A natural rejoinder from advocates of predictive policing is to acknowledge the bias and potential harm, but to argue that the existence of bias only reasserts the necessity for continued innovation of the algorithms in play. As any applied mathematician will say, however, every model is an approximation of reality. Since policing deals with life-altering situations, are we really comfortable with the error of that approximation being human life? I am not. And if the reality we attempt to approximate is structurally racist, is it ethical to build models which reflect that structural inequity?

Moreover, we should remain wary of arguments which allege that predictive policing algorithms only require further refinement. From a purely mathematical perspective, a problem that optimizes for one outcome is an interesting publication. A problem that optimizes for many outcomes is a field of research. A claim that one can eventually solve issues with predictive policing through mathematical research seems grandiose at best. After all, the implementation of such tools relies on the discretion of law enforcement in the first place. And much like a game of telephone, the intent of the original mathematicians involved in creating predictive models inevitably becomes obscured through company adaptation and police implementation.

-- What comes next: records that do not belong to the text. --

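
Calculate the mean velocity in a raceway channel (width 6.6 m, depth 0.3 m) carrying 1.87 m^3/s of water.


Cross-sectional area = W * d = 6.6 * 0.3 = 1.98 m^2
Velocity = Q / A = 1.87 / 1.98 = 0.944444 m/s

0.944444 m/s


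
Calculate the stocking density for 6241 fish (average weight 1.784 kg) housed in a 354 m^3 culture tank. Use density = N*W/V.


Total biomass = 6241 fish * 1.784 kg = 11133.944 kg
Density = total biomass / volume = 11133.944 / 354 = 31.4518 kg/m^3

31.4518 kg/m^3


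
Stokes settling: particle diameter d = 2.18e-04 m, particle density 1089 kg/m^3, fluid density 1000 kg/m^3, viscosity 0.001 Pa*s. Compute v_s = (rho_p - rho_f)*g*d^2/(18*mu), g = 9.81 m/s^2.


Density difference: rho_p - rho_f = 1089 - 1000 = 89 kg/m^3
d^2 = (2.18e-04)^2 = 4.7524e-08 m^2
Numerator = (rho_p - rho_f) * g * d^2 = 89 * 9.81 * 4.7524e-08 = 4.1492729e-05
Denominator = 18 * mu = 18 * 0.001 = 0.018
v_s = 4.1492729e-05 / 0.018 = 0.00230515 m/s
Check: Re = rho_f * v_s * d / mu = 1000 * 0.00230515 * 2.18e-04 / 0.001 = 0.503 < 1, so Stokes' law applies.

0.00230515 m/s


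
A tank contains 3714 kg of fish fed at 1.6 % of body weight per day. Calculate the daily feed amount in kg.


Feeding rate fraction = 1.6% / 100 = 0.016
Daily feed = 3714 kg * 0.016 = 59.424 kg/day

59.424 kg/day


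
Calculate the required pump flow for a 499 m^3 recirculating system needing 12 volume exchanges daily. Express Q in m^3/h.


Daily recirculation volume = 499 m^3 * 12 = 5988 m^3/day
Flow rate Q = daily volume / 24 h = 5988 / 24 = 249.5 m^3/h

249.5 m^3/h


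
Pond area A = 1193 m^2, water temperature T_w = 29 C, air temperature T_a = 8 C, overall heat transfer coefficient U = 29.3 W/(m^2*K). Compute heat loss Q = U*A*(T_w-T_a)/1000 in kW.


Temperature difference dT = 29 - 8 = 21 K
Heat loss (W) = U * A * dT = 29.3 * 1193 * 21 = 734052.9 W
Convert to kW: 734052.9 / 1000 = 734.0529 kW

734.0529 kW


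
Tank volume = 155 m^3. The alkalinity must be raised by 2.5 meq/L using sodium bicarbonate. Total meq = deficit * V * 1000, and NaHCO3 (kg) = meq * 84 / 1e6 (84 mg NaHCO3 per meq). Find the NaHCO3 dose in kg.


Tank volume in L = 155 m^3 * 1000 = 155000 L
Total meq required = 2.5 meq/L * 155000 L = 387500 meq
NaHCO3 mass = 387500 meq * 84 mg/meq / 1e6 = 32.55 kg

32.55 kg


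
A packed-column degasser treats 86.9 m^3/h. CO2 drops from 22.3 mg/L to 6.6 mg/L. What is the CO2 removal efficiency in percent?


CO2_out / CO2_in = 6.6 / 22.3 = 0.29596413
Fraction remaining = 0.29596413
efficiency = (1 - 0.29596413) * 100 = 70.4036 %

70.4036 %


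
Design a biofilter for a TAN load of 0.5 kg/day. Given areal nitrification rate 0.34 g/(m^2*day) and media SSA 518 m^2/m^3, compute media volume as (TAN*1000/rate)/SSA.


A = 0.5*1000 / 0.34 = 1470.5882 m^2
V = 1470.5882 / 518 = 2.83897

2.83897 m^3


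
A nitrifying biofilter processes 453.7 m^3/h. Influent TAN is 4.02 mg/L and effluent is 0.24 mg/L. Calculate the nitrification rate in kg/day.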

Unsurprisingly, the misuse of mathematics goes beyond the current predictive policing debate. Internationally, different law enforcement agencies have faced censure for their use of flawed facial recognition software (8, 9, 10). Besides the obvious privacy concerns about facial recognition technology, activists have raised the argument that facial recognition far more often misidentifies darker complexions (8). While predictive policing has been the genesis for productive calls to action within mathematics, there are clearly other ethical concerns which require continued attention.

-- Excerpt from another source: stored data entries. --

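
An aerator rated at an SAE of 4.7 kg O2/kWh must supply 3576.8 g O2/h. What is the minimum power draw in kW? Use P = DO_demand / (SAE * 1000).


SAE in g O2/kWh = 4.7 * 1000 = 4700 g/kWh
P = DO_demand / SAE_g = 3576.8 / 4700 = 0.761021 kW

0.761021 kW


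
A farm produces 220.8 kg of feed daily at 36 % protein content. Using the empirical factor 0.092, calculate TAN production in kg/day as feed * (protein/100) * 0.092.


Protein in feed = 220.8 * 36/100 = 79.488 kg/day
TAN = protein * 0.092 = 79.488 * 0.092 = 7.312896 kg/day

7.312896 kg/day


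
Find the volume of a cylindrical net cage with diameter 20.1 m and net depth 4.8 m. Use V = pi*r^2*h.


r = d/2 = 20.1/2 = 10.05 m
Base area = pi*r^2 = pi*10.05^2 = 317.30871 m^2
Volume = 317.30871 * 4.8 = 1523.08 m^3

1523.08 m^3


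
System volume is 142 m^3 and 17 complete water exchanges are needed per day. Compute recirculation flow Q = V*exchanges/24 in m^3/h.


Daily recirculation volume = 142 m^3 * 17 = 2414 m^3/day
Flow rate Q = daily volume / 24 h = 2414 / 24 = 100.583 m^3/h

100.583 m^3/h


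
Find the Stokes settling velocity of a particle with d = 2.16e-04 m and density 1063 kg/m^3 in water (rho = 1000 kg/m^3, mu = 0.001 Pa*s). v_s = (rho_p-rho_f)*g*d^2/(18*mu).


Density difference: rho_p - rho_f = 1063 - 1000 = 63 kg/m^3
d^2 = (2.16e-04)^2 = 4.6656e-08 m^2
Numerator = (rho_p - rho_f) * g * d^2 = 63 * 9.81 * 4.6656e-08 = 2.8834808e-05
Denominator = 18 * mu = 18 * 0.001 = 0.018
v_s = 2.8834808e-05 / 0.018 = 0.00160193 m/s
Check: Re = rho_f * v_s * d / mu = 1000 * 0.00160193 * 2.16e-04 / 0.001 = 0.346 < 1, so Stokes' law applies.

0.00160193 m/s


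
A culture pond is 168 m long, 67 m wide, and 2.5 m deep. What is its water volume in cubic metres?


Base area = L * W = 168 * 67 = 11256 m^2
Volume = area * depth = 11256 * 2.5 = 28140 m^3

28140 m^3


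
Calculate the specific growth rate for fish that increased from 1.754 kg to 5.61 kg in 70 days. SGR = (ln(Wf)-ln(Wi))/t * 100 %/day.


ln(W_f) = ln(5.61) = 1.7245507
ln(W_i) = ln(1.754) = 0.56189889
ln(W_f) - ln(W_i) = 1.7245507 - 0.56189889 = 1.1626518
SGR = 1.1626518 / 70 * 100 = 1.66093 %/day

1.66093 %/day


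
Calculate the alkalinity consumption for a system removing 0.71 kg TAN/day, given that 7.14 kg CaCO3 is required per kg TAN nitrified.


Alkalinity factor: 7.14 kg CaCO3 consumed per kg TAN nitrified
alk = 0.71 kg TAN * 7.14 = 5.0694 kg CaCO3/day

5.0694 kg CaCO3/day


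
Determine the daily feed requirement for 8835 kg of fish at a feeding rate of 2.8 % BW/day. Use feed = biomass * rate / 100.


Feeding rate fraction = 2.8% / 100 = 0.028
Daily feed = 8835 kg * 0.028 = 247.38 kg/day

247.38 kg/day


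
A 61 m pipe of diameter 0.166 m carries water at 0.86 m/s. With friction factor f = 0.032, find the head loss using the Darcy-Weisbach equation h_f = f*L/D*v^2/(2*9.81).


v^2 = 0.86^2 = 0.7396 m^2/s^2
L/D = 61/0.166 = 367.46988
h_f = f*(L/D)*v^2/(2g) = 0.032 * 367.46988 * 0.7396 / 19.62 = 0.443271 m

0.443271 m


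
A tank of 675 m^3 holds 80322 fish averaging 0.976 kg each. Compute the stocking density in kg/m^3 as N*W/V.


Total biomass = 80322 fish * 0.976 kg = 78394.272 kg
Density = total biomass / volume = 78394.272 / 675 = 116.14 kg/m^3

116.14 kg/m^3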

Mathematics, powerful as it may be, has never been a panacea for society’s ills. So as mathematicians, what can we do? Ideologically, we must humbly accept that the conversation about predictive policing requires a diverse coalition of experts in order to avoid perpetuating harm. In doing so, we acknowledge the limitation of our mathematical expertise, allowing ourselves to learn about issues outside our field. Crucially, we must sign our support for the petition to suspend cooperation with law enforcement, and work to see its goals are realized within our home institutions. In the future, we must ensure we engage only with responsible companies and organizations. In pursuing the question of what companies are “responsible,” we must be sure to solicit the opinions of a diverse array of colleagues and peers, in addition to doing our own research. More broadly, we must support initiatives to diversify our science in our classrooms, at our universities, and nationally.